Take ten glasses and number them from 1 to 10. Now, Considering wine bottles 63 for instance. Its binary code would be 0000111111. So pour it into glasses 1,2,3,4,5 and 6 (i.e. where ever you get 1 in digits place in the binary code).

Do this for all the bottles. and make those 10 prisoners drink wines in these 10 glasses.

Based on how many prisoner die you'll be able to get 1s in the binary code. For instance, prisoner 1,4,6,9 and 10 die and rest remain alive. Thus, we can conclude that the poisoned bottle binary code would be 1100101001. Reconvert the binary code to decimal form. You'll get the answer.

10. @Freddo

Would you care to elaborate on the logic behind this procedure?

How are we able to accomplish (or make the answer apparent)it in the binary system and not in the decimal system?

11. Sorry dude.. got it .. was a little put off by the binary representation :P ..... but figured out the logic.. every number can be expressed as a sum of powers of two (that's how the wine sampling is done)... seems like a gem of a puzzle :)
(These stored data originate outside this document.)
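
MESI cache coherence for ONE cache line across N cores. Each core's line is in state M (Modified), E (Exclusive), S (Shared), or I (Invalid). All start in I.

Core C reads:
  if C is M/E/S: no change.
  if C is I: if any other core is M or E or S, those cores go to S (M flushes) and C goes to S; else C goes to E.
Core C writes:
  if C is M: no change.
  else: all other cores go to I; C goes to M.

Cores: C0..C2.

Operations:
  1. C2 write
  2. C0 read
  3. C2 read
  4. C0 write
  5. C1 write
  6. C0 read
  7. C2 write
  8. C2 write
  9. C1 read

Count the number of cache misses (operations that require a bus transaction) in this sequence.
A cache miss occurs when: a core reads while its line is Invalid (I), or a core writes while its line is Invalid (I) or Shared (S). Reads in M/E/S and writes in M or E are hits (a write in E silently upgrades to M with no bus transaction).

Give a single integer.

Op 1: C2 write [C2 write: invalidate none -> C2=M] -> [I,I,M] [MISS #1: write from I]
Op 2: C0 read [C0 read from I: others=['C2=M'] -> C0=S, others downsized to S] -> [S,I,S] [MISS #2: read from I]
Op 3: C2 read [C2 read: already in S, no change] -> [S,I,S] [hit: read from S]
Op 4: C0 write [C0 write: invalidate ['C2=S'] -> C0=M] -> [M,I,I] [MISS #3: write from S]
Op 5: C1 write [C1 write: invalidate ['C0=M'] -> C1=M] -> [I,M,I] [MISS #4: write from I]
Op 6: C0 read [C0 read from I: others=['C1=M'] -> C0=S, others downsized to S] -> [S,S,I] [MISS #5: read from I]
Op 7: C2 write [C2 write: invalidate ['C0=S', 'C1=S'] -> C2=M] -> [I,I,M] [MISS #6: write from I]
Op 8: C2 write [C2 write: already M (modified), no change] -> [I,I,M] [hit: write from M]
Op 9: C1 read [C1 read from I: others=['C2=M'] -> C1=S, others downsized to S] -> [I,S,S] [MISS #7: read from I]

Answer: 7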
12. I think there's a slightly more intuitive way to conceptualize this.
Just work out the base cases (calculate the minimum people you need for 4-7 bottles) and you'll see what's going on.
You have one bottle that all 10 pick. Then one bottle that noone pick. Then you have 10 bottles with 10 different sets of 9 people each picking. Then you have all the possible bottles with X different sets of 8 people each picking. How do you figure out all the different combinations of 9, 8, 7 people? Basically, it's just 10 choose 0 plus 10 choose 1 plus 10 choose 2 plus ... plus 10 choose 10.
If I properly recall I think I may have proved at some point that the sum over 1<=n<=x of (x choose n) is equal to 2^n.